A number of other regional cycling clubs regularly hire the velodrome for coaching sessions including Brighton Mitre Cycling Club, East Grinstead Cycling Club and Crawley Wheelers.

== Notable users ==
Geraint Thomas (double Olympic champion, triple world champion and 2018 Tour de France champion) writes about Preston Park Velodrome in his book, The World According to  G (2015): "As a kid it was all outdoor tracks, each of them with their own idiosyncrasies... The old stager in Brighton's Preston Park runs noticeably downhill in the last 100 metres. It also has a ten meter section where there is no barrier at the top of the track, just a two-metre drop-off to the walkway below."

Laura Kenny (four times Olympic champion and seven times World Champion) won the Preston Park Youth Omnium in 2007 in the Under 16 age category, having placed 2nd the previous year and later went on to win consecutive Omnium gold medals at the Summer Olympics of 2012 and 2016 .
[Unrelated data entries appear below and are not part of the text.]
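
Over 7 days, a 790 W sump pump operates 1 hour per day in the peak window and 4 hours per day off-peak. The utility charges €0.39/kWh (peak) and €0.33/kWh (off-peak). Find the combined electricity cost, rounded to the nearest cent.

Peak energy = 0.79 kW × 1 h × 7 = 5.53 kWh
Off-peak energy = 0.79 kW × 4 h × 7 = 22.12 kWh
Cost = 5.53 × €0.39 + 22.12 × €0.33 = €2.1567 + €7.2996 = €9.46

€9.46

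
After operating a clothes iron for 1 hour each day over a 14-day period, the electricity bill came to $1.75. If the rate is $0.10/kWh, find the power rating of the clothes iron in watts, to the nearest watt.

1250 W

Energy = $1.75 ÷ $0.10/kWh = 17.5 kWh
Runtime = 1 h/day × 14 days = 14 h
Power = 17.5 kWh ÷ 14 h = 1.25 kW = 1250 W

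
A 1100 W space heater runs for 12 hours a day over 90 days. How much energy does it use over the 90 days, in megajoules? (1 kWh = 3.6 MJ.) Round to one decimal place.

4276.8 MJ

Runtime = 12 h/day × 90 days = 1080 h
Energy = 1.1 kW × 1080 h = 1188 kWh
= 1188 × 3.6 MJ = 4276.8 MJ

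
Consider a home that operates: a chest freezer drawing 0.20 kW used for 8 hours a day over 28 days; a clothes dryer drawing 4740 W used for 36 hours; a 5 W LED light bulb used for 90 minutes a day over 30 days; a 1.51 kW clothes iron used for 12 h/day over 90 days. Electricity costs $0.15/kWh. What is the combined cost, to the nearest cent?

chest freezer: Runtime = 8 h/day × 28 days = 224 h
chest freezer: 0.2 kW × 224 h = 44.8 kWh
clothes dryer: 4.74 kW × 36 h = 170.64 kWh
LED light bulb: Runtime = 90 min × 30 = 2700 min = 45 h
LED light bulb: 0.005 kW × 45 h = 0.225 kWh
clothes iron: Runtime = 12 h/day × 90 days = 1080 h
clothes iron: 1.51 kW × 1080 h = 1630.8 kWh
Total energy = 1846.465 kWh
Cost = 1846.465 × $0.15 = $276.97

$276.97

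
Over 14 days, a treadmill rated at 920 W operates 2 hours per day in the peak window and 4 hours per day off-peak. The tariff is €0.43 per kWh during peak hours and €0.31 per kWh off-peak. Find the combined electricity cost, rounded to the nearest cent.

Peak energy = 0.92 kW × 2 h × 14 = 25.76 kWh
Off-peak energy = 0.92 kW × 4 h × 14 = 51.52 kWh
Cost = 25.76 × €0.43 + 51.52 × €0.31 = €11.0768 + €15.9712 = €27.05

€27.05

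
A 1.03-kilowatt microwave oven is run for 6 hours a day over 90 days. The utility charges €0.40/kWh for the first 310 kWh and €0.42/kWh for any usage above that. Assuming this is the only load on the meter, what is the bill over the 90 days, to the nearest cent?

Runtime = 6 h/day × 90 days = 540 h
Energy = 1.03 kW × 540 h = 556.2 kWh
Tier 1 (0–310 kWh): 310 × €0.40 = €124
Above 310 kWh: 246.2 × €0.42 = €103.404
Bill = €227.40

€227.40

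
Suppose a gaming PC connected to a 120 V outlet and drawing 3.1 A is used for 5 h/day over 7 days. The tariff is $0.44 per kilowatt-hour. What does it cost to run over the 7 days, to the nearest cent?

Power = 3.1 A × 120 V = 372 W = 0.372 kW
Runtime = 5 h/day × 7 days = 35 h
Energy = 0.372 kW × 35 h = 13.02 kWh
Cost = 13.02 kWh × $0.44/kWh = $5.73

$5.73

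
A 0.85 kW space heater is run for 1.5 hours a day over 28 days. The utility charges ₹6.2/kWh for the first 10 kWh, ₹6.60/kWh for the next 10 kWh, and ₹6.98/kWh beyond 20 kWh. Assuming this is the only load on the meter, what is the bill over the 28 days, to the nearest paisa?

Runtime = 1.5 h/day × 28 days = 42 h
Energy = 0.85 kW × 42 h = 35.7 kWh
Tier 1 (0–10 kWh): 10 × ₹6.2 = ₹62
Tier 2 (10–20 kWh): 10 × ₹6.60 = ₹66
Above 20 kWh: 15.7 × ₹6.98 = ₹109.586
Bill = ₹237.59

₹237.59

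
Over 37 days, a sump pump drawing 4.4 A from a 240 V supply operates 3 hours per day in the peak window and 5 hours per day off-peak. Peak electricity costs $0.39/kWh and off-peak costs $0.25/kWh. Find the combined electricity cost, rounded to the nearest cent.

$94.55

Power = 4.4 A × 240 V = 1056 W = 1.056 kW
Peak energy = 1.056 kW × 3 h × 37 = 117.216 kWh
Off-peak energy = 1.056 kW × 5 h × 37 = 195.36 kWh
Cost = 117.216 × $0.39 + 195.36 × $0.25 = $45.71424 + $48.84 = $94.55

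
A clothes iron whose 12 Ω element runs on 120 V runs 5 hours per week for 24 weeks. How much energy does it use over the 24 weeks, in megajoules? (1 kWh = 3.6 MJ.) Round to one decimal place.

518.4 MJ

Power = V²/R = 120²/12 = 1200 W = 1.2 kW
Runtime = 5 h/week × 24 weeks = 120 h
Energy = 1.2 kW × 120 h = 144 kWh
= 144 × 3.6 MJ = 518.4 MJ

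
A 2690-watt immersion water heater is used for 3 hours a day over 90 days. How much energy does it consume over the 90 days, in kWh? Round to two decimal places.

726.30 kWh

Runtime = 3 h/day × 90 days = 270 h
Energy = 2.69 kW × 270 h = 726.3 kWh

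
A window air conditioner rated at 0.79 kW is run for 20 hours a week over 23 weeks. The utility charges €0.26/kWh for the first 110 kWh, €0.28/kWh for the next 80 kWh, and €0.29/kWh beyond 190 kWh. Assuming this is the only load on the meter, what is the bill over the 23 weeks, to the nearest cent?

Runtime = 20 h/week × 23 weeks = 460 h
Energy = 0.79 kW × 460 h = 363.4 kWh
Tier 1 (0–110 kWh): 110 × €0.26 = €28.6
Tier 2 (110–190 kWh): 80 × €0.28 = €22.4
Above 190 kWh: 173.4 × €0.29 = €50.286
Bill = €101.29

€101.29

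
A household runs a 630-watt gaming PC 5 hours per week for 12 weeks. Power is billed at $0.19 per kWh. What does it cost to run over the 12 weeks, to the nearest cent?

$7.18

Runtime = 5 h/week × 12 weeks = 60 h
Energy = 0.63 kW × 60 h = 37.8 kWh
Cost = 37.8 kWh × $0.19/kWh = $7.18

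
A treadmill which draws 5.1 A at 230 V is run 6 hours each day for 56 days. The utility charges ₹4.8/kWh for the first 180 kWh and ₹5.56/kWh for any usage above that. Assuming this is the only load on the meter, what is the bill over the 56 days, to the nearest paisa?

Power = 5.1 A × 230 V = 1173 W = 1.173 kW
Runtime = 6 h/day × 56 days = 336 h
Energy = 1.173 kW × 336 h = 394.128 kWh
Tier 1 (0–180 kWh): 180 × ₹4.8 = ₹864
Above 180 kWh: 214.128 × ₹5.56 = ₹1190.55168
Bill = ₹2054.55

₹2054.55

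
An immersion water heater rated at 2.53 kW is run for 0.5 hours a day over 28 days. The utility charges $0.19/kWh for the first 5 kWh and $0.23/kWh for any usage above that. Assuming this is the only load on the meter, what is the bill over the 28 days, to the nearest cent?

$7.95

Runtime = 0.5 h/day × 28 days = 14 h
Energy = 2.53 kW × 14 h = 35.42 kWh
Tier 1 (0–5 kWh): 5 × $0.19 = $0.95
Above 5 kWh: 30.42 × $0.23 = $6.9966
Bill = $7.95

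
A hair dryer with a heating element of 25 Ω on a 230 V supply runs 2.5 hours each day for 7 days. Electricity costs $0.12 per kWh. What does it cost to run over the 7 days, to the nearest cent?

Power = V²/R = 230²/25 = 2116 W = 2.116 kW
Runtime = 2.5 h/day × 7 days = 17.5 h
Energy = 2.116 kW × 17.5 h = 37.03 kWh
Cost = 37.03 kWh × $0.12/kWh = $4.44

$4.44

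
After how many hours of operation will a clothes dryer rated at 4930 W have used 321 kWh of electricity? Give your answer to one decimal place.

65.1 h

Hours = 321 kWh ÷ 4.93 kW = 65.1 h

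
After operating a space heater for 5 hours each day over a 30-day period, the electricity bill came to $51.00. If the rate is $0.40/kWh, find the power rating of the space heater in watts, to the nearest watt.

850 W

Energy = $51.00 ÷ $0.40/kWh = 127.5 kWh
Runtime = 5 h/day × 30 days = 150 h
Power = 127.5 kWh ÷ 150 h = 0.85 kW = 850 W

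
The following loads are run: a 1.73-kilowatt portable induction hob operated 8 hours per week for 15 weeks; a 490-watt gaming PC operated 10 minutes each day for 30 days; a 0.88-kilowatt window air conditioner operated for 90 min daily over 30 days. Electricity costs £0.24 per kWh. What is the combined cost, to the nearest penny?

£59.92

portable induction hob: Runtime = 8 h/week × 15 weeks = 120 h
portable induction hob: 1.73 kW × 120 h = 207.6 kWh
gaming PC: Runtime = 10 min × 30 = 300 min = 5 h
gaming PC: 0.49 kW × 5 h = 2.45 kWh
window air conditioner: Runtime = 90 min × 30 = 2700 min = 45 h
window air conditioner: 0.88 kW × 45 h = 39.6 kWh
Total energy = 249.65 kWh
Cost = 249.65 × £0.24 = £59.92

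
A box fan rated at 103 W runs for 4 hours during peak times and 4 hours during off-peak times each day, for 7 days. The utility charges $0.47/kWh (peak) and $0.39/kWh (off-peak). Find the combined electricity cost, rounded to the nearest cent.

Peak energy = 0.103 kW × 4 h × 7 = 2.884 kWh
Off-peak energy = 0.103 kW × 4 h × 7 = 2.884 kWh
Cost = 2.884 × $0.47 + 2.884 × $0.39 = $1.35548 + $1.12476 = $2.48

$2.48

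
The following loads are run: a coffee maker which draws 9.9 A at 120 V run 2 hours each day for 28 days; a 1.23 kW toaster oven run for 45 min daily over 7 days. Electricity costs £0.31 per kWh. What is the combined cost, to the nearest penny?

coffee maker: Power = 9.9 A × 120 V = 1188 W = 1.188 kW
coffee maker: Runtime = 2 h/day × 28 days = 56 h
coffee maker: 1.188 kW × 56 h = 66.528 kWh
toaster oven: Runtime = 45 min × 7 = 315 min = 5.25 h
toaster oven: 1.23 kW × 5.25 h = 6.4575 kWh
Total energy = 72.9855 kWh
Cost = 72.9855 × £0.31 = £22.63

£22.63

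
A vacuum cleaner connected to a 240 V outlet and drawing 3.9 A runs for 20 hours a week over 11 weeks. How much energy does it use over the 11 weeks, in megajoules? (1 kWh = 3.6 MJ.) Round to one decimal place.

Power = 3.9 A × 240 V = 936 W = 0.936 kW
Runtime = 20 h/week × 11 weeks = 220 h
Energy = 0.936 kW × 220 h = 205.92 kWh
= 205.92 × 3.6 MJ = 741.3 MJ

741.3 MJ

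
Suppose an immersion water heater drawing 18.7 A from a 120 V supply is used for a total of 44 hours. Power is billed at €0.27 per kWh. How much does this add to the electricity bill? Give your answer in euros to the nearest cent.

€26.66

Power = 18.7 A × 120 V = 2244 W = 2.244 kW
Energy = 2.244 kW × 44 h = 98.736 kWh
Cost = 98.736 kWh × €0.27/kWh = €26.66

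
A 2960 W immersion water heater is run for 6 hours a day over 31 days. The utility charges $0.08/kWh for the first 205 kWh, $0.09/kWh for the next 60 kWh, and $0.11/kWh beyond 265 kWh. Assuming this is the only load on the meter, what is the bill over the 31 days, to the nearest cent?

$53.21

Runtime = 6 h/day × 31 days = 186 h
Energy = 2.96 kW × 186 h = 550.56 kWh
Tier 1 (0–205 kWh): 205 × $0.08 = $16.4
Tier 2 (205–265 kWh): 60 × $0.09 = $5.4
Above 265 kWh: 285.56 × $0.11 = $31.4116
Bill = $53.21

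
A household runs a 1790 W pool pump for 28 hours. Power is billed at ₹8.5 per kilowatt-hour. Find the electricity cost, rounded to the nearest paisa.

Energy = 1.79 kW × 28 h = 50.12 kWh
Cost = 50.12 kWh × ₹8.5/kWh = ₹426.02

₹426.02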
Reg Harris (five times World Sprint champion and double Olympic silver medallist) raced at the track in the 1950s. On 7 August 1950 Harris rode his last race there before defending his World Sprint title in Belgium the following week. He was reportedly in fine form, beating Belgian sprint champion Franz van Looveren and American sprint champion Jack Heid in each of five encounters and recorded a time of 1 min 15.4 secs in the 1,000 metre, standing-start time trial. He also competed at the track on 4 August 1952, comfortably winning all three of his races against Arie van Vliet (Holland) and Sid Patterson (Australia). Harris returned to Brighton in 1957 in different circumstances as the driver of a 1904 Raleighette vintage car in the annual London to Brighton vintage car run.

== Events ==
The velodrome hosts a full calendar of regional racing events organised via the Sussex Cycle Racing League. At the heart of this are weekly racing events throughout the season from March to August, including the Sussex Cycle Racing League on Wednesday nights, Vets and Women's racing on Friday nights and women's racing on Sunday mornings.
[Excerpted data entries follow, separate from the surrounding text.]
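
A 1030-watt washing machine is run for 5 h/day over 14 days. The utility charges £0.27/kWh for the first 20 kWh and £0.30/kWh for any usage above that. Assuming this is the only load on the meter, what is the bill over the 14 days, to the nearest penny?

Runtime = 5 h/day × 14 days = 70 h
Energy = 1.03 kW × 70 h = 72.1 kWh
Tier 1 (0–20 kWh): 20 × £0.27 = £5.4
Above 20 kWh: 52.1 × £0.30 = £15.63
Bill = £21.03

£21.03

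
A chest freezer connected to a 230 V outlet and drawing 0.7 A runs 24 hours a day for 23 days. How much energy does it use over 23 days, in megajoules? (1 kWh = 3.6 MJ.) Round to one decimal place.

Power = 0.7 A × 230 V = 161 W = 0.161 kW
Runtime = 24 h × 23 = 552 h
Energy = 0.161 kW × 552 h = 88.872 kWh
= 88.872 × 3.6 MJ = 319.9 MJ

319.9 MJ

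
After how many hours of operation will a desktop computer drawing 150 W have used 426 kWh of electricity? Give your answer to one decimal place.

Hours = 426 kWh ÷ 0.15 kW = 2840.0 h

2840.0 h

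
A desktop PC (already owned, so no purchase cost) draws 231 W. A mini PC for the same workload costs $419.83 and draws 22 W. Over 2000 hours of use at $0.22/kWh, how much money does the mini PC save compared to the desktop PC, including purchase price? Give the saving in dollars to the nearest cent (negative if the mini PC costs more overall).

-$327.87

desktop PC: $0.00 + (231/1000) kW × 2000 h × $0.22 = $0.00 + $101.64 = $101.64
mini PC: $419.83 + (22/1000) kW × 2000 h × $0.22 = $419.83 + $9.68 = $429.51
Saving = $101.64 − $429.51 = −$327.87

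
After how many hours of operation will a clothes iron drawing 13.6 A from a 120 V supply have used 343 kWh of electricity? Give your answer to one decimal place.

Power = 13.6 A × 120 V = 1632 W = 1.632 kW
Hours = 343 kWh ÷ 1.632 kW = 210.2 h

210.2 h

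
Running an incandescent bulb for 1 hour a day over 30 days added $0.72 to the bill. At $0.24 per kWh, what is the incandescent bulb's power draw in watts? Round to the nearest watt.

100 W

Energy = $0.72 ÷ $0.24/kWh = 3 kWh
Runtime = 1 h/day × 30 days = 30 h
Power = 3 kWh ÷ 30 h = 0.1 kW = 100 W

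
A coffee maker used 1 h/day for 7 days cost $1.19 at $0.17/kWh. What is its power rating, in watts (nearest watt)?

Energy = $1.19 ÷ $0.17/kWh = 7 kWh
Runtime = 1 h/day × 7 days = 7 h
Power = 7 kWh ÷ 7 h = 1 kW = 1000 W

1000 W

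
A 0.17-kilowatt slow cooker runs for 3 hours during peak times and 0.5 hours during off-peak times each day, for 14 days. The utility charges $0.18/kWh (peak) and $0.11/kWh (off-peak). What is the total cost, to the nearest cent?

Peak energy = 0.17 kW × 3 h × 14 = 7.14 kWh
Off-peak energy = 0.17 kW × 0.5 h × 14 = 1.19 kWh
Cost = 7.14 × $0.18 + 1.19 × $0.11 = $1.2852 + $0.1309 = $1.42

$1.42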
The velodrome is also used for National-level racing and regularly hosts rounds of the National Youth Omnium series, as part of the British Cycling National Track Series, providing opportunities for the country's most promising youth riders. Notable, Laura Kenny (née Trott) placed 1st at Preston Park in 2007 before going on to win consecutive Summer Olympics gold medals in 2012 and 2016.
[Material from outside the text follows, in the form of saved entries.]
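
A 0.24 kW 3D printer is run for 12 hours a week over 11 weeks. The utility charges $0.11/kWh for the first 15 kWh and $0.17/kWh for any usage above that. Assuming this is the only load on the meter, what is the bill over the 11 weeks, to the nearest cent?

$4.49

Runtime = 12 h/week × 11 weeks = 132 h
Energy = 0.24 kW × 132 h = 31.68 kWh
Tier 1 (0–15 kWh): 15 × $0.11 = $1.65
Above 15 kWh: 16.68 × $0.17 = $2.8356
Bill = $4.49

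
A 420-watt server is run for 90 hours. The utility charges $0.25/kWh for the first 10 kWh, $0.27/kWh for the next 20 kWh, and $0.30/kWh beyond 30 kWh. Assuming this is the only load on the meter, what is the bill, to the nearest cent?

Energy = 0.42 kW × 90 h = 37.8 kWh
Tier 1 (0–10 kWh): 10 × $0.25 = $2.5
Tier 2 (10–30 kWh): 20 × $0.27 = $5.4
Above 30 kWh: 7.8 × $0.30 = $2.34
Bill = $10.24

$10.24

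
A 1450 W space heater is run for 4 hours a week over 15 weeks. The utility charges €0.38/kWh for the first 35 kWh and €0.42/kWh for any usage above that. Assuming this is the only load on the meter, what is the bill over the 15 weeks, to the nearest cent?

€35.14

Runtime = 4 h/week × 15 weeks = 60 h
Energy = 1.45 kW × 60 h = 87 kWh
Tier 1 (0–35 kWh): 35 × €0.38 = €13.3
Above 35 kWh: 52 × €0.42 = €21.84
Bill = €35.14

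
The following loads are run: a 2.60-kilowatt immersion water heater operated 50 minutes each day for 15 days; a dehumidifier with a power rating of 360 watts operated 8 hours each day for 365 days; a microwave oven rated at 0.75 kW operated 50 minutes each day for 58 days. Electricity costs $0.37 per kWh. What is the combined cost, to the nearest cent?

$414.38

immersion water heater: Runtime = 50 min × 15 = 750 min = 12.5 h
immersion water heater: 2.6 kW × 12.5 h = 32.5 kWh
dehumidifier: Runtime = 8 h/day × 365 days = 2920 h
dehumidifier: 0.36 kW × 2920 h = 1051.2 kWh
microwave oven: Runtime = 50 min × 58 = 2900 min = 48.333333… h
microwave oven: 0.75 kW × 48.333333… h = 36.25 kWh
Total energy = 1119.95 kWh
Cost = 1119.95 × $0.37 = $414.38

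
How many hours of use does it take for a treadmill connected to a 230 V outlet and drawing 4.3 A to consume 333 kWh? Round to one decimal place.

336.7 h

Power = 4.3 A × 230 V = 989 W = 0.989 kW
Hours = 333 kWh ÷ 0.989 kW = 336.7 h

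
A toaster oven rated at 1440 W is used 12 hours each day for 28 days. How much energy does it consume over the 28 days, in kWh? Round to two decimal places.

483.84 kWh

Runtime = 12 h/day × 28 days = 336 h
Energy = 1.44 kW × 336 h = 483.84 kWh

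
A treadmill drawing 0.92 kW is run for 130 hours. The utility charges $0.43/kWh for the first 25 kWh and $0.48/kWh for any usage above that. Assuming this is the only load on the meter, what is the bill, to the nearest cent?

$56.16

Energy = 0.92 kW × 130 h = 119.6 kWh
Tier 1 (0–25 kWh): 25 × $0.43 = $10.75
Above 25 kWh: 94.6 × $0.48 = $45.408
Bill = $56.16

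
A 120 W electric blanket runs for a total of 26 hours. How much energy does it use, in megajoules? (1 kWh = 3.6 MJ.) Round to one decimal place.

11.2 MJ

Energy = 0.12 kW × 26 h = 3.12 kWh
= 3.12 × 3.6 MJ = 11.2 MJ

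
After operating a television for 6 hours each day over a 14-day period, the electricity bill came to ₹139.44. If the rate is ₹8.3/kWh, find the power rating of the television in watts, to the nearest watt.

Energy = ₹139.44 ÷ ₹8.3/kWh = 16.8 kWh
Runtime = 6 h/day × 14 days = 84 h
Power = 16.8 kWh ÷ 84 h = 0.2 kW = 200 W

200 W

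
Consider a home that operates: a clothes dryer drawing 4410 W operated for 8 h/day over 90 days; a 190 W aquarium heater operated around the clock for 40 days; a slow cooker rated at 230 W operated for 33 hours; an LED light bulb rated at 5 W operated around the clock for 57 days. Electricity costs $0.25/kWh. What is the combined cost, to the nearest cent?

clothes dryer: Runtime = 8 h/day × 90 days = 720 h
clothes dryer: 4.41 kW × 720 h = 3175.2 kWh
aquarium heater: Runtime = 24 h × 40 = 960 h
aquarium heater: 0.19 kW × 960 h = 182.4 kWh
slow cooker: 0.23 kW × 33 h = 7.59 kWh
LED light bulb: Runtime = 24 h × 57 = 1368 h
LED light bulb: 0.005 kW × 1368 h = 6.84 kWh
Total energy = 3372.03 kWh
Cost = 3372.03 × $0.25 = $843.01

$843.01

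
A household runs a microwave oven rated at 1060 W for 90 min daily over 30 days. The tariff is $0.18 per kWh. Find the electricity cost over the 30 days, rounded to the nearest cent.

$8.59

Runtime = 90 min × 30 = 2700 min = 45 h
Energy = 1.06 kW × 45 h = 47.7 kWh
Cost = 47.7 kWh × $0.18/kWh = $8.59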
Historically, attendees of 3000-5000 spectators were a regular occurrence with the largest recorded attendance reaching 8,000 on August 4, 1952 to see world champion Reg Harris in action. Bank Holiday open race meetings were a regular occurrence, typically organised by Brighton Cyclist Club, Brighton Stanley Wanderers Cycling Club or Brighton Mitre Cycling Club, which would feature handicaps and scratch races over half mile, 1 mile and 3 mile distances, often with some athletics races alongside. Some sources put bank holiday race attendances as high as 10,000 spectators.

== Other uses ==
St Peters Cricket Club, formed in 1883, has been using the arena since moving to Preston Park in 1889. In 2013 the club agreed a 20 year lease with Brighton and Hove City Council for both the clubhouse and the upkeep of the two cricket squares.
The arena has also been used for athletics meetings, including an England versus France international on 25 July 1925.